In 2017 - bd Gottfried is an edgy, uncompromised writer releasing his 8th solo album entitled: Through The Dog’s Eyes - produced by Juno Winner Siegfried Meier. With airplay in over a dozen countries he continues to work in an unrestricted style with lyrical depth that will always take you on a journey. Having a varied working background as a touring musician and session player. Working in the past with a vast array of artists such as Pino Palladino (Pete Townsend, John Mayer Trio). Breen Laboeuf (Celine Dion, April Wine). Greg Dechert (Bad Company, David Gilmour), to name a few.

That is just the short bio version of what this artist is all about. TTDY is a concept album of sorts if you put the words together, but they all play like huge individual pieces of their own. So, if you don’t know what it’s about, you still get an enjoyable album’s worth of great tracks. Some of them more serious than others, but that comes with the ups and downs of any story based-music. Kicking off with “Something You Weren’t” gives an instant chance to see how he cleverly combines all-of the styles he brings to the table in one song. This works remarkably well to start with, as makes you want to go the distance with the rest.

The next track, “Crosshairs” isn’t quite as interesting, but you hear some of his musical heroes laced through it. It drags on in a couple of places and doesn’t quite meet the standard of the opener. But this is rectified on one of the upper-cuts of the disc with “Blame It On The Money” and the former is easily forgotten for any flaws. This song makes up for it where anything dips, as it fights for the best track on offer. You can’t say enough about a song like this, it’s as good as he seems to get. It’s strategically arranged in the right spot to give it the limelight too. This should stand at the top of his catalog.
The contrast of “Eye Of Time,” while not too stark, adds some differences to make it hold up well enough to follow such a good track. The up-front singing is world class, and that drives this one all the way home. If you let yourself take it all in, you’ll find a singing job that won’t be easy to forget. This is a sublime album and track that makes a mark by laying on a hypnotic vocal. The same cannot be said for the likes of “Frequencies” but it comes at the right time as it brings the tempo down to a whisper after such a blazing two tracks. The cream all lies right here on this part of the album, and this track helps reset the vibes.

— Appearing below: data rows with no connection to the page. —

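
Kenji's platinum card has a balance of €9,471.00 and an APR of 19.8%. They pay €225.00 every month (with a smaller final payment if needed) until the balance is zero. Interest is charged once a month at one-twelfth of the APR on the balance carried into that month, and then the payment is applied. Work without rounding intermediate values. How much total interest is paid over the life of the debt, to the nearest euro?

Monthly rate r = 19.8%/12 = 1.65% = 0.0165.
Payoff takes n = ⌈−ln(1 − rB₀/P)/ln(1+r)⌉ = ⌈72.466⌉ = 73 payments; the last is €105.37.
Total paid = 72·€225.00 + €105.37 = €16,305.37.
Total interest = total paid − principal = €16,305.37 − €9,471.00 = €6,834.37.

€6,834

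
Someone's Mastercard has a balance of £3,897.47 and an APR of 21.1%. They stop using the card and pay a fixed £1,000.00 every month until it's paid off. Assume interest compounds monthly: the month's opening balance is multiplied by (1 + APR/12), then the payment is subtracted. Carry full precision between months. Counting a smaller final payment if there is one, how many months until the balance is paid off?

5 months

Monthly rate r = 21.1%/12 = 1.75833% = 0.0175833.
Recurrence: B ← B·(1+r) − £1,000.00.
Month 1: interest £68.53; balance after payment £2,966.00.
Month 2: interest £52.15; balance after payment £2,018.15.
Month 3: interest £35.49; balance after payment £1,053.64.
Month 4: interest £18.53; balance after payment £72.17.
Month 5: interest £1.27; balance after payment £0.00.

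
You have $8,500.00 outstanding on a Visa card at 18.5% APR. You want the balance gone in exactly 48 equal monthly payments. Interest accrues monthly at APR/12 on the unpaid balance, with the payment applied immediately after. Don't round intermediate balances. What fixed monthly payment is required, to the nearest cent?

Monthly rate r = 18.5%/12 = 1.54167% = 0.0154167.
Level-payment amortization: P = B₀·r / (1 − (1+r)^(−n)) = 8500.00·0.0154167 / (1 − 1.01542^(−48)).
Denominator 1 − (1+r)^(−48) = 0.52018458.
P = 131.042 / 0.52018458 ≈ 251.91.

$251.91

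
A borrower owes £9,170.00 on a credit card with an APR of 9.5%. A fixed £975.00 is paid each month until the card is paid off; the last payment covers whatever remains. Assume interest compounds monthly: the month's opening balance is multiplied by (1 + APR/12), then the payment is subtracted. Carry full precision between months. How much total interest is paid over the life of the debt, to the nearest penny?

£397.60

Monthly rate r = 9.5%/12 = 0.791667% = 0.00791667.
Payoff takes n = ⌈−ln(1 − rB₀/P)/ln(1+r)⌉ = ⌈9.812⌉ = 10 payments; the last is £792.60.
Total paid = 9·£975.00 + £792.60 = £9,567.60.
Total interest = total paid − principal = £9,567.60 − £9,170.00 = £397.60.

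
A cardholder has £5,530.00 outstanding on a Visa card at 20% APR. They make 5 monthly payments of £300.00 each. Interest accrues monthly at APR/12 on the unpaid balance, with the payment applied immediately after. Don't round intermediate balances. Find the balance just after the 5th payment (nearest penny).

Monthly rate r = 20%/12 = 1.66667% = 0.0166667.
Each month: B ← B·(1+r) − £300.00.
Month 1: interest £92.17; balance after payment £5,322.17.
Month 2: interest £88.70; balance after payment £5,110.87.
Month 3: interest £85.18; balance after payment £4,896.05.
Month 4: interest £81.60; balance after payment £4,677.65.
Month 5: interest £77.96; balance after payment £4,455.61.

£4,455.61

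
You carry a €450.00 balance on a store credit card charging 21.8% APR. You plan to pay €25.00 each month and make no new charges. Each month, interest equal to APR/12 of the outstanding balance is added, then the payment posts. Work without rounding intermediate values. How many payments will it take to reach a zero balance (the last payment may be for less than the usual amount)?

Monthly rate r = 21.8%/12 = 1.81667% = 0.0181667.
Recurrence: B ← B·(1+r) − €25.00.
Month 1: interest €8.18; balance after payment €433.18.
Month 2: interest €7.87; balance after payment €416.04.
Closed form: n = −ln(1 − rB₀/P)/ln(1+r) = −ln(0.673)/ln(1.01817) ≈ 21.996, so the balance reaches zero during payment 22.

22 payments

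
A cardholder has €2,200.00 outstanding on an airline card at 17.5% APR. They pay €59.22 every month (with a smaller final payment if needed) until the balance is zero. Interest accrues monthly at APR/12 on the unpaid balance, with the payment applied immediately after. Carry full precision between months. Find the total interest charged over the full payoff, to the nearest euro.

Monthly rate r = 17.5%/12 = 1.45833% = 0.0145833.
Payoff takes n = ⌈−ln(1 − rB₀/P)/ln(1+r)⌉ = ⌈53.901⌉ = 54 payments; the last is €53.37.
Total paid = 53·€59.22 + €53.37 = €3,192.03.
Total interest = total paid − principal = €3,192.03 − €2,200.00 = €992.03.

€992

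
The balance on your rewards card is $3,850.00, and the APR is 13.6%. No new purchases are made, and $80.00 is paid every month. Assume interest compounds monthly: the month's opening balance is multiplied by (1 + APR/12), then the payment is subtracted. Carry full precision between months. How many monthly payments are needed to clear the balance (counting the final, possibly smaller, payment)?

Monthly rate r = 13.6%/12 = 1.13333% = 0.0113333.
Recurrence: B ← B·(1+r) − $80.00.
Month 1: interest $43.63; balance after payment $3,813.63.
Month 2: interest $43.22; balance after payment $3,776.85.
Closed form: n = −ln(1 − rB₀/P)/ln(1+r) = −ln(0.45458)/ln(1.01133) ≈ 69.956, so the balance reaches zero during payment 70.

70 months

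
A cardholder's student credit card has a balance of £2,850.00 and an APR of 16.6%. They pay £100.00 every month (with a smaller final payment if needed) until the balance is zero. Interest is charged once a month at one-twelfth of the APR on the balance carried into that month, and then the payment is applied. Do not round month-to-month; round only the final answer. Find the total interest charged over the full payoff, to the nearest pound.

£799

Monthly rate r = 16.6%/12 = 1.38333% = 0.0138333.
Payoff takes n = ⌈−ln(1 − rB₀/P)/ln(1+r)⌉ = ⌈36.488⌉ = 37 payments; the last is £48.95.
Total paid = 36·£100.00 + £48.95 = £3,648.95.
Total interest = total paid − principal = £3,648.95 − £2,850.00 = £798.95.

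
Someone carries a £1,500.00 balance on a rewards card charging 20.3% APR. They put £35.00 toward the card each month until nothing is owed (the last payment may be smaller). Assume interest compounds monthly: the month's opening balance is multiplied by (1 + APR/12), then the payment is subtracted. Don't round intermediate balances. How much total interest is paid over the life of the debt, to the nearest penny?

£1,193.54

Monthly rate r = 20.3%/12 = 1.69167% = 0.0169167.
Payoff takes n = ⌈−ln(1 − rB₀/P)/ln(1+r)⌉ = ⌈76.958⌉ = 77 payments; the last is £33.54.
Total paid = 76·£35.00 + £33.54 = £2,693.54.
Total interest = total paid − principal = £2,693.54 − £1,500.00 = £1,193.54.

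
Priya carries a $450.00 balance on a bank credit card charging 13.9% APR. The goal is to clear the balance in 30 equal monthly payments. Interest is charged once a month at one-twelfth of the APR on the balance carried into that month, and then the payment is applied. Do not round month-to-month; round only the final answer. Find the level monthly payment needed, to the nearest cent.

Monthly rate r = 13.9%/12 = 1.15833% = 0.0115833.
Level-payment amortization: P = B₀·r / (1 − (1+r)^(−n)) = 450.00·0.0115833 / (1 − 1.01158^(−30)).
Denominator 1 − (1+r)^(−30) = 0.292135653.
P = 5.2125 / 0.292135653 ≈ 17.84.

$17.84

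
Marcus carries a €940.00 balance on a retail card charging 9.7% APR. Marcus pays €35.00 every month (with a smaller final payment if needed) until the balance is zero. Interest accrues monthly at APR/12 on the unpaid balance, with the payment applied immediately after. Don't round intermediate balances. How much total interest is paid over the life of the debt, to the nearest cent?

€124.03

Monthly rate r = 9.7%/12 = 0.808333% = 0.00808333.
Payoff takes n = ⌈−ln(1 − rB₀/P)/ln(1+r)⌉ = ⌈30.400⌉ = 31 payments; the last is €14.03.
Total paid = 30·€35.00 + €14.03 = €1,064.03.
Total interest = total paid − principal = €1,064.03 − €940.00 = €124.03.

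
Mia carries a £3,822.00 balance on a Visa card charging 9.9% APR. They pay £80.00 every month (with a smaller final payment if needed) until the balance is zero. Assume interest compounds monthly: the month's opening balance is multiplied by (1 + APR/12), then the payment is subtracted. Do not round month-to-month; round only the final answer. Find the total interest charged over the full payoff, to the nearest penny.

£1,057.29

Monthly rate r = 9.9%/12 = 0.825% = 0.00825.
Payoff takes n = ⌈−ln(1 − rB₀/P)/ln(1+r)⌉ = ⌈60.991⌉ = 61 payments; the last is £79.29.
Total paid = 60·£80.00 + £79.29 = £4,879.29.
Total interest = total paid − principal = £4,879.29 − £3,822.00 = £1,057.29.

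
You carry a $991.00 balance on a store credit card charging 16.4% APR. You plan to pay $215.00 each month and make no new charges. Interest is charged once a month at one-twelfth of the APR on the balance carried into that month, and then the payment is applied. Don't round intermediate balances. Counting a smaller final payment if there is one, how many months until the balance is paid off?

Monthly rate r = 16.4%/12 = 1.36667% = 0.0136667.
Recurrence: B ← B·(1+r) − $215.00.
Month 1: interest $13.54; balance after payment $789.54.
Month 2: interest $10.79; balance after payment $585.33.
Month 3: interest $8.00; balance after payment $378.33.
Month 4: interest $5.17; balance after payment $168.50.
Month 5: interest $2.30; balance after payment $0.00.

5 payments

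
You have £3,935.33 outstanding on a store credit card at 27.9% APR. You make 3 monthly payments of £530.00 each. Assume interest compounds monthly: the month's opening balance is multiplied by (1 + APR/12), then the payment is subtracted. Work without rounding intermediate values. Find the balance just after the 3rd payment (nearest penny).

Monthly rate r = 27.9%/12 = 2.325% = 0.02325.
Each month: B ← B·(1+r) − £530.00.
Month 1: interest £91.50; balance after payment £3,496.83.
Month 2: interest £81.30; balance after payment £3,048.13.
Month 3: interest £70.87; balance after payment £2,589.00.

£2,589.00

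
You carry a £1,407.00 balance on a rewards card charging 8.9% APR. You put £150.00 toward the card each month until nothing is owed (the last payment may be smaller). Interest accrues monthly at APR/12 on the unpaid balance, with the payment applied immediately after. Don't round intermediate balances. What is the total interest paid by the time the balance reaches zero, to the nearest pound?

£57

Monthly rate r = 8.9%/12 = 0.741667% = 0.00741667.
Payoff takes n = ⌈−ln(1 − rB₀/P)/ln(1+r)⌉ = ⌈9.758⌉ = 10 payments; the last is £113.84.
Total paid = 9·£150.00 + £113.84 = £1,463.84.
Total interest = total paid − principal = £1,463.84 − £1,407.00 = £56.84.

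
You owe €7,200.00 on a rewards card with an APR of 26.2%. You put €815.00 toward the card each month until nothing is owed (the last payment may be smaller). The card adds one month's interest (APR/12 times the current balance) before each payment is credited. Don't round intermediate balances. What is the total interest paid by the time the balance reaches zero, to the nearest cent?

€886.61

Monthly rate r = 26.2%/12 = 2.18333% = 0.0218333.
Payoff takes n = ⌈−ln(1 − rB₀/P)/ln(1+r)⌉ = ⌈9.921⌉ = 10 payments; the last is €751.61.
Total paid = 9·€815.00 + €751.61 = €8,086.61.
Total interest = total paid − principal = €8,086.61 − €7,200.00 = €886.61.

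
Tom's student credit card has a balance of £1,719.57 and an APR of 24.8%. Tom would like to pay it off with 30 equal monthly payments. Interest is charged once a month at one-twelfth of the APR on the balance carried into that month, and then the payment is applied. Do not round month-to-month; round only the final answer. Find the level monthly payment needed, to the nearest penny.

£77.48

Monthly rate r = 24.8%/12 = 2.06667% = 0.0206667.
Level-payment amortization: P = B₀·r / (1 − (1+r)^(−n)) = 1719.57·0.0206667 / (1 − 1.02067^(−30)).
Denominator 1 − (1+r)^(−30) = 0.458645127.
P = 35.5378 / 0.458645127 ≈ 77.48.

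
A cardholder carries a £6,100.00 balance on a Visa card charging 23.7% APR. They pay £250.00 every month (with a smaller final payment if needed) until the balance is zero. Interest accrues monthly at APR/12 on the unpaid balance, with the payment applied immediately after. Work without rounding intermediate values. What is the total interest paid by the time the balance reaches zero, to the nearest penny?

£2,306.39

Monthly rate r = 23.7%/12 = 1.975% = 0.01975.
Payoff takes n = ⌈−ln(1 − rB₀/P)/ln(1+r)⌉ = ⌈33.623⌉ = 34 payments; the last is £156.39.
Total paid = 33·£250.00 + £156.39 = £8,406.39.
Total interest = total paid − principal = £8,406.39 − £6,100.00 = £2,306.39.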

The bluesy sounds of “Breakaway” also make for some pretty-cool stuff with a Chris Rea sounding vocal on the first half that just works. But anyone could get lost or found listening to such a record. It has some huge moments but also some small, less inspiring moments to experience. It all comes out in the wash, and tracks like “Do We Have Love” contain a little of both levels of quality on display. But it’s not a patch on the closing majesty of “SOS with an IOU” with its clearly better effort put forth. It ends what is essentially a fine 8th release, even if you have never heard bd Gottfried. Start here and delve into him.